After 20 deals, when all four players have completed their kingdoms by choosing all five contracts, the game is over. The final scores indicate the result - the players with positive scores win by that amount, and the players with negative scores lose similarly.
The total points available in the five contracts are -75, -130, -100, -195, +500, so the total scores at the end of each kingdom and at the end of the whole game are always zero.
"King of Hearts" is generally best bid on hands with many hearts, since your other suits are then shorter than average and you will probably be able to discard the king. Although "King of Hearts" scores only 75, it is really a big hand, because the 75 all goes to one player, while the 195 points for "Slapping" (for example) are usually distributed between the players. In the "Trex" contract twos and other low cards are a liability, as are aces to a lesser extent.

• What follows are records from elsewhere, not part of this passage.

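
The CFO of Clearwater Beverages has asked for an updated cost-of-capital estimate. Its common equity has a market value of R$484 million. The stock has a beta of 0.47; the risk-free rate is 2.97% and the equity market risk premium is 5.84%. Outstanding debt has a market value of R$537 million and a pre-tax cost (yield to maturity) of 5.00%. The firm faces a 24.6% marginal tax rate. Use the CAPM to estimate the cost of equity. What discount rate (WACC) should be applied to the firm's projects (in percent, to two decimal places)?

Cost of equity via CAPM: Re = 2.97% + 0.47 × 5.84% = 5.7148%.
Total capital V = 484 + 537 = 1021.
Equity: weight = 484/1021 = 0.4740; cost = 5.7148%.
Debt: weight = 537/1021 = 0.5260; after-tax cost = 5% × (1 − 24.6%) = 3.7700%.
WACC = 0.4740 × 5.7148% + 0.5260 × 3.7700% = 4.6919%.

4.69%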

A "block" of cards like 7-6-5 of a suit can be powerful in a suit in which the 4 3 and 2 are not held.
The following are some common Trex variations:
- Some play that in the first three contracts, a player who is unable to follow suit must discard a penalty card (king of hearts in contract 1, diamond in contract 2, queen in contract 3) if they have one.

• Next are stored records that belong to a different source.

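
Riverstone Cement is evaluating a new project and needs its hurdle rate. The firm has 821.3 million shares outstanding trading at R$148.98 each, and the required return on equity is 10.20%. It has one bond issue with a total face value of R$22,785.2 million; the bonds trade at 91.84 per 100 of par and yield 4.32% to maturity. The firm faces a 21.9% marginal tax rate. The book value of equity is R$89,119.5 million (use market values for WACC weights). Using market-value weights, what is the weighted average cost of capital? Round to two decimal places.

Market value of equity E = 148.98 × 821.3m = 122357.274m. Market value of debt D = 22785.2m × 91.84/100 = 20925.92768m.
Total capital V = 122357.274 + 20925.92768 = 143283.20168.
Equity: weight = 122357.274/143283.20168 = 0.8540; cost = 10.2%.
Bonds outstanding: weight = 20925.92768/143283.20168 = 0.1460; after-tax cost = 4.32% × (1 − 21.9%) = 3.3739%.
WACC = 0.8540 × 10.2000% + 0.1460 × 3.3739% = 9.2031%.

9.20%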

- Some players interchange the scores for Diamonds (each diamond costs 10 points) and Slapping (each trick costs 15 points).
- Some players reverse all the scores, giving positive points for the first four contracts and negative points for Trex. The object is then to have as low a score as possible at the end. Clearly this makes no difference to the way the game is played.
- Some play the contracts in a different order. For example: trix, girls, king of hearts, diamonds, collection.
- Trex is sometimes played as a partnership game, partners sitting opposite each other. The game is played the same way - each player gets a turn to choose contracts. There are two differences: (1) in the contract "Trex", after each player has had their first turn, all players must put any 2's that they hold face up on the table, so that everyone knows who has them and (2) scores are kept in terms of teams not individuals.
- It can be agreed in advance that when (King of Hearts) or (Girls) is announced, any player who holds a penalty card can place it face up on the table before the first lead. In this case the player who takes the card in a trick loses twice as much (-150 for the king of hearts, -50 for a queen) and the player who held the card scores +75 for the king of hearts or +25 for a queen.
- Trex Complex is a recent variant in which a dealer can play two or more of the first four contracts at the same time. In this case all the penalty cards and tricks from the contracts being played are scored in that deal. The number of deals is reduced accordingly - for example if a dealer starts by playing Diamonds, Girls and Collection together, then he has only two more deals, which must be King of Hearts and Trex (in either order). This variation is not recommended since it increases the luck factor - a player who is fortunate to deal himself a hand full of low cards can get a huge score by playing contracts 1-4 all at once.
- In Palestine and Jordan Trix complex refers only to the game when all four contracts are played at once while Trix is separate. When combining contracts according to desire of the king of the game, the game is called Trix Combination.